Should the we take the amount of space needed for our filesystem and add 128K
to get the 'size' value to specify? Or specify exactly what's needed for
the filesystem, and be aware that RAID will actually use 128K more on
the consitutent devices than what was specified? (I *think* the second is
meant, but I'm not sure.)
Yes. You are specifying the "data" size. The superblock will be located
somewhere in the 128KB past the data.
OK.
(4) The imprecise "about 128Kb" raises the question: is more than 128K
sometimes needed? If I "leave" exactly 128K, is that a recipe for
eventual disaster when someday the superblock goes over this allotment?
No. The superblock takes 4K. The thing that makes the 128KB number
variable is the algorithm used to locate the superblock. The superblock
is always placed between 64 and 128 KB from the end of the disk:
super_location = disk_size - (disk_size % 64KB) - 64KB
All this being said, you rarely need to actually specify the array size.

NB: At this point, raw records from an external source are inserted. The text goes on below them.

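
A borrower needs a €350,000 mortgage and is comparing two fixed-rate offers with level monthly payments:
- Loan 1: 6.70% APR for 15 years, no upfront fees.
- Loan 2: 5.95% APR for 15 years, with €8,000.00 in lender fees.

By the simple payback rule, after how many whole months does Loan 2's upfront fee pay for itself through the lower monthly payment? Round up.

56 months

Loan 1: monthly rate = 6.7%/12 = 0.0055833; payment = 350,000 × 0.0055833 / (1 − (1+0.0055833)^−180) = €3,087.49.
Loan 2: at 5.95% the monthly rate is 0.0049583, so the payment is 350,000 × 0.0049583 / (1 − 1.0049583^−180) = €2,944.05.
Monthly savings = €3,087.49 − €2,944.05 = €143.44.
Break-even = €8,000.00 / €143.44 = 55.77 → 56 months.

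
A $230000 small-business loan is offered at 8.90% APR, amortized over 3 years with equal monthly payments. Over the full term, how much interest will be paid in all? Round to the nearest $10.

$32,920

Monthly rate = 8.9%/12 = 0.0074167; payment = 230,000 × 0.0074167 / (1 − (1+0.0074167)^−36) = $7,303.24.
Total paid = 36 × $7,303.24 = $262,916.64; interest = $262,916.64 − $230,000 = $32,916.64.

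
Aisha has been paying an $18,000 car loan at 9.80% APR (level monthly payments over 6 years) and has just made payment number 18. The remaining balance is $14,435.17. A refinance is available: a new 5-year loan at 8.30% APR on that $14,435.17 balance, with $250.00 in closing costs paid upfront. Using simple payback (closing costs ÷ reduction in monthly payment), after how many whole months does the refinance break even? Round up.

7 months

Current payment = 18,000 × 9.8%/12 / (1 − (1+0.0081667)^−72) = $331.65.
Refinanced payment = 14,435.17 × 0.0069167 / (1 − (1+0.0069167)^−60) = $294.77.
Monthly savings = $331.65 − $294.77 = $36.88.
Break-even = $250.00 / $36.88 = 6.78 → 7 months.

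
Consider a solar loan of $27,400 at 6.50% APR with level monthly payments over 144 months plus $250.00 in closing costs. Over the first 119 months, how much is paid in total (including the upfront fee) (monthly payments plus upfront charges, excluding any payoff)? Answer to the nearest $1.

At 6.50% the monthly rate is 0.0054167, so the payment is 27,400 × 0.0054167 / (1 − 1.0054167^−144) = $274.53.
Total outlay = 119 × $274.53 + $250.00 = $32,919.07.

$32,919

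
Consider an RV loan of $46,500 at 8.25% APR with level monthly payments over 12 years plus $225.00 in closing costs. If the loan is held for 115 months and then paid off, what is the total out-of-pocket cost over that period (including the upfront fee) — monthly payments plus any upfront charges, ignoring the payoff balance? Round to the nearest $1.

At 8.25% the monthly rate is 0.0068750, so the payment is 46,500 × 0.0068750 / (1 − 1.0068750^−144) = $509.74.
Total outlay = 115 × $509.74 + $225.00 = $58,845.10.

$58,845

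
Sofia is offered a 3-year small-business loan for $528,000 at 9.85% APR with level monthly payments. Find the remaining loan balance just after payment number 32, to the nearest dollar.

$66,627

With monthly rate i = 9.85%/12 = 0.0082083, the balance after k of n payments is P · [(1+i)^n − (1+i)^k] / [(1+i)^n − 1].
(1+0.0082083)^36 = 1.34217820 and (1+0.0082083)^32 = 1.29899969, so the balance is 528,000 × (1.34217820 − 1.29899969) / (1.34217820 − 1) = $66,626.83.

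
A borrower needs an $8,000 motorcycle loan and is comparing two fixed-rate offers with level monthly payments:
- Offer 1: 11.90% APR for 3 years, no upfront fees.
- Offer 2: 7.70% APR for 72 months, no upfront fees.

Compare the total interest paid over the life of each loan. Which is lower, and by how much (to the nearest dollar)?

Offer 1 by $463

Offer 1: at 11.90% the monthly rate is 0.0099167, so the payment is 8,000 × 0.0099167 / (1 − 1.0099167^−36) = $265.33.
Total interest on Offer 1 = 36 × $265.33 − $8,000 = $1,551.88.
Offer 2: monthly rate = 7.7%/12 = 0.0064167; payment = 8,000 × 0.0064167 / (1 − (1+0.0064167)^−72) = $139.10.
Total interest on Offer 2 = 72 × $139.10 − $8,000 = $2,015.20.
Offer 1 is lower by $463.32.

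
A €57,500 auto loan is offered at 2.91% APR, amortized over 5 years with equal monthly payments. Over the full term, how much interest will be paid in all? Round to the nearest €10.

At 2.91% the monthly rate is 0.0024250, so the payment is 57,500 × 0.0024250 / (1 − 1.0024250^−60) = €1,030.90.
Total paid = 60 × €1,030.90 = €61,854.00; interest = €61,854.00 − €57,500 = €4,354.00.

€4,350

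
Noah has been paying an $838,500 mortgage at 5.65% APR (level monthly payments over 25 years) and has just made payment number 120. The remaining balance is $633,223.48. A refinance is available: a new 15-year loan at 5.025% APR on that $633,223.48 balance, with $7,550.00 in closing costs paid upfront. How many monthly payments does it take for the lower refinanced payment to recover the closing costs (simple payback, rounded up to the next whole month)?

37 months

Current payment = 838,500 × 5.65%/12 / (1 − (1+0.0047083)^−300) = $5,224.51.
Refinanced payment = 633,223.48 × 0.0041875 / (1 − (1+0.0041875)^−180) = $5,015.74.
Monthly savings = $5,224.51 − $5,015.74 = $208.77.
Break-even = $7,550.00 / $208.77 = 36.16 → 37 months.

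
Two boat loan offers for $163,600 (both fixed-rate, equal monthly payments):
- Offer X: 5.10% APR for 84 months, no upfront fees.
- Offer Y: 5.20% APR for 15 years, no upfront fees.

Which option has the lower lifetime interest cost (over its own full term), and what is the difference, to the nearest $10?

Offer X: monthly rate = 5.1%/12 = 0.0042500; payment = 163,600 × 0.0042500 / (1 − (1+0.0042500)^−84) = $2,320.00.
Total interest on Offer X = 84 × $2,320.00 − $163,600 = $31,280.00.
Offer Y: monthly rate = 5.2%/12 = 0.0043333; payment = 163,600 × 0.0043333 / (1 − (1+0.0043333)^−180) = $1,310.85.
Total interest on Offer Y = 180 × $1,310.85 − $163,600 = $72,353.00.
Offer X is lower by $41,073.00.

Offer X by $41,070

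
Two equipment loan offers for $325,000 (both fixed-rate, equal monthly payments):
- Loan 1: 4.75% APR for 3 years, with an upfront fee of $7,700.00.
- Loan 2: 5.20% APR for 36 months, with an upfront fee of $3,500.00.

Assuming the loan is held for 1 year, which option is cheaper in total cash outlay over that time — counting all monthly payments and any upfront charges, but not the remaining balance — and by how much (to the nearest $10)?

Loan 1: at 4.75% the monthly rate is 0.0039583, so the payment is 325,000 × 0.0039583 / (1 − 1.0039583^−36) = $9,704.10.
Loan 2: at 5.20% the monthly rate is 0.0043333, so the payment is 325,000 × 0.0043333 / (1 − 1.0043333^−36) = $9,769.75.
Over 12 months: Loan 1 costs 12 × $9,704.10 + $7,700.00 = $124,149.20; Loan 2 costs 12 × $9,769.75 + $3,500.00 = $120,737.00.
Loan 2 is cheaper by $124,149.20 − $120,737.00 = $3,412.20.

Loan 2 by $3,410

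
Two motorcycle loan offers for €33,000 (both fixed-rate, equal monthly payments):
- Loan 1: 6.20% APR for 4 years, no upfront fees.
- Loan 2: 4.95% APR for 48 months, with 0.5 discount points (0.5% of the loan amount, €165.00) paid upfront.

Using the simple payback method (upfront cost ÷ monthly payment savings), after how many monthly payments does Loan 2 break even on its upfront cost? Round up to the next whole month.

9 months

Loan 1: monthly rate = 6.2%/12 = 0.0051667; payment = 33,000 × 0.0051667 / (1 − (1+0.0051667)^−48) = €778.04.
Loan 2: at 4.95% the monthly rate is 0.0041250, so the payment is 33,000 × 0.0041250 / (1 − 1.0041250^−48) = €759.22.
Monthly savings = €778.04 − €759.22 = €18.82.
Break-even = €165.00 / €18.82 = 8.77 → 9 months.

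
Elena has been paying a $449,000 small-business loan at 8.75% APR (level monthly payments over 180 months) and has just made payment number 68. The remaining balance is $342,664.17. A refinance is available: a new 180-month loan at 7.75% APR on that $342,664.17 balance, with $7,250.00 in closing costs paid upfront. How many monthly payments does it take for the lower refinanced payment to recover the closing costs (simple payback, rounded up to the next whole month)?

6 months

Current payment = 449,000 × 8.75%/12 / (1 − (1+0.0072917)^−180) = $4,487.52.
Refinanced payment = 342,664.17 × 0.0064583 / (1 − (1+0.0064583)^−180) = $3,225.41.
Monthly savings = $4,487.52 − $3,225.41 = $1,262.11.
Break-even = $7,250.00 / $1,262.11 = 5.74 → 6 months.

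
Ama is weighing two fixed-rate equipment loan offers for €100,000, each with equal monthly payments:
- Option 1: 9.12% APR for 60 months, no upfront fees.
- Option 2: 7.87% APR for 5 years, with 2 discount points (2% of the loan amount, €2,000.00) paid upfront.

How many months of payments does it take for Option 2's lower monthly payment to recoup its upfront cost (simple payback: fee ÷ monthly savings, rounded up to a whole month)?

Option 1: monthly rate = 9.12%/12 = 0.0076000; payment = 100,000 × 0.0076000 / (1 − (1+0.0076000)^−60) = €2,081.66.
Option 2: monthly rate = 7.87%/12 = 0.0065583; payment = 100,000 × 0.0065583 / (1 − (1+0.0065583)^−60) = €2,021.42.
Monthly savings = €2,081.66 − €2,021.42 = €60.24.
Break-even = €2,000.00 / €60.24 = 33.20 → 34 months.

34 months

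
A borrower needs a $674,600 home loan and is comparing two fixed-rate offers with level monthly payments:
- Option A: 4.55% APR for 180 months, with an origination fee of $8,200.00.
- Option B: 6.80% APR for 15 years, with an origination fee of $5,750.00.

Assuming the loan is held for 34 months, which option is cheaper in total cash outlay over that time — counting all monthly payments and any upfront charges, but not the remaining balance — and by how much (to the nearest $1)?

Option A: at 4.55% the monthly rate is 0.0037917, so the payment is 674,600 × 0.0037917 / (1 − 1.0037917^−180) = $5,177.90.
Option B: monthly rate = 6.8%/12 = 0.0056667; payment = 674,600 × 0.0056667 / (1 − (1+0.0056667)^−180) = $5,988.32.
Over 34 months: Option A costs 34 × $5,177.90 + $8,200.00 = $184,248.60; Option B costs 34 × $5,988.32 + $5,750.00 = $209,352.88.
Option A is cheaper by $209,352.88 − $184,248.60 = $25,104.28.

Option A by $25,104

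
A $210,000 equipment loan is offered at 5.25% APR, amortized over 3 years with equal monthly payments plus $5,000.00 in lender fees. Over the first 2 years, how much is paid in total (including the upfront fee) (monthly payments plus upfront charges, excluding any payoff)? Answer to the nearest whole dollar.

$156,620

Monthly rate = 5.25%/12 = 0.0043750; payment = 210,000 × 0.0043750 / (1 − (1+0.0043750)^−36) = $6,317.49.
Total outlay = 24 × $6,317.49 + $5,000.00 = $156,619.76.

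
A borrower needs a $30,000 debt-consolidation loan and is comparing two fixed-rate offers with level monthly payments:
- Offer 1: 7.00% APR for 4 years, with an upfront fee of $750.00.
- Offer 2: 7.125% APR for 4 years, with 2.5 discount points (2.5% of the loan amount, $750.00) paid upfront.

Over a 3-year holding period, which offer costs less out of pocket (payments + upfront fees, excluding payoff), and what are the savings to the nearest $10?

Offer 1: at 7.00% the monthly rate is 0.0058333, so the payment is 30,000 × 0.0058333 / (1 − 1.0058333^−48) = $718.39.
Offer 2: monthly rate = 7.125%/12 = 0.0059375; payment = 30,000 × 0.0059375 / (1 − (1+0.0059375)^−48) = $720.13.
Over 36 months: Offer 1 costs 36 × $718.39 + $750.00 = $26,612.04; Offer 2 costs 36 × $720.13 + $750.00 = $26,674.68.
Offer 1 is cheaper by $26,674.68 − $26,612.04 = $62.64.

Offer 1 by $60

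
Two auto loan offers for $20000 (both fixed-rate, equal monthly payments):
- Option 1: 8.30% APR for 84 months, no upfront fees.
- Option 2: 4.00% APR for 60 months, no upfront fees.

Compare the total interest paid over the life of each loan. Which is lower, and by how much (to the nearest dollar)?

Option 1: at 8.30% the monthly rate is 0.0069167, so the payment is 20,000 × 0.0069167 / (1 − 1.0069167^−84) = $314.72.
Total interest on Option 1 = 84 × $314.72 − $20,000 = $6,436.48.
Option 2: at 4.00% the monthly rate is 0.0033333, so the payment is 20,000 × 0.0033333 / (1 − 1.0033333^−60) = $368.33.
Total interest on Option 2 = 60 × $368.33 − $20,000 = $2,099.80.
Option 2 is lower by $4,336.68.

Option 2 by $4,337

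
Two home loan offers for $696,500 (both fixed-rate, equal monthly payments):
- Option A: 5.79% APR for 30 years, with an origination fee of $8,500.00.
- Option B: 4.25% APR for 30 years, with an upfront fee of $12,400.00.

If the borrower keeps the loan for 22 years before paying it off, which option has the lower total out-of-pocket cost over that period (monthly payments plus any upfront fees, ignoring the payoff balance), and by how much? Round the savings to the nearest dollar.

Option A: at 5.79% the monthly rate is 0.0048250, so the payment is 696,500 × 0.0048250 / (1 − 1.0048250^−360) = $4,082.30.
Option B: monthly rate = 4.25%/12 = 0.0035417; payment = 696,500 × 0.0035417 / (1 − (1+0.0035417)^−360) = $3,426.36.
Over 264 months: Option A costs 264 × $4,082.30 + $8,500.00 = $1,086,227.20; Option B costs 264 × $3,426.36 + $12,400.00 = $916,959.04.
Option B is cheaper by $1,086,227.20 − $916,959.04 = $169,268.16.

Option B by $169,268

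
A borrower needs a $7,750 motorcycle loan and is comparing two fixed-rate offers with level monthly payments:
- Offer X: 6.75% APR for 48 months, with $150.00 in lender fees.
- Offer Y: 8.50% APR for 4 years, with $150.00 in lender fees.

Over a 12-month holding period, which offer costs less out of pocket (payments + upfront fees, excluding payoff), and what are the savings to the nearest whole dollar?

Offer X: monthly rate = 6.75%/12 = 0.0056250; payment = 7,750 × 0.0056250 / (1 − (1+0.0056250)^−48) = $184.69.
Offer Y: monthly rate = 8.5%/12 = 0.0070833; payment = 7,750 × 0.0070833 / (1 − (1+0.0070833)^−48) = $191.02.
Over 12 months: Offer X costs 12 × $184.69 + $150.00 = $2,366.28; Offer Y costs 12 × $191.02 + $150.00 = $2,442.24.
Offer X is cheaper by $2,442.24 − $2,366.28 = $75.96.

Offer X by $76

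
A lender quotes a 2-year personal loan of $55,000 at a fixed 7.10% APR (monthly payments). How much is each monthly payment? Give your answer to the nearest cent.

At 7.10% the monthly rate is 0.0059167, so the payment is 55,000 × 0.0059167 / (1 − 1.0059167^−24) = $2,464.99.

$2,464.99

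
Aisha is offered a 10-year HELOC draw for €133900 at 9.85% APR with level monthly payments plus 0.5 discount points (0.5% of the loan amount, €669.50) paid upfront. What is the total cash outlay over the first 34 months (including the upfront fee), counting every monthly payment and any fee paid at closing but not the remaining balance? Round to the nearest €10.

Monthly rate = 9.85%/12 = 0.0082083; payment = 133,900 × 0.0082083 / (1 − (1+0.0082083)^−120) = €1,758.39.
Total outlay = 34 × €1,758.39 + €669.50 = €60,454.76.

€60,450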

mdadm is smart enough to figure all this out and use all available disk
capacity, which is almost always what you want.
For the case where I'm intentionally creating a smaller
array, which does not use all of the underlying partition
capacity, does this mean I should do things in the order...
(1) shrink filesystem
(2) shrink consituent partition(s)
(3) shrink RAID
...so the 'disk_size' (really, partition_size) can be
consulted to determine the new superblock location? Or,
does the formula actually work forward from the data_size
rather than back from the disk_size when specifying a
smaller-than-default array?
Finally, once this is all clear to me, I could write up
a new suggested wording for the man page that removes the
ambiguities. Would posting that here give it a chance to
be integrated into a future man page revision?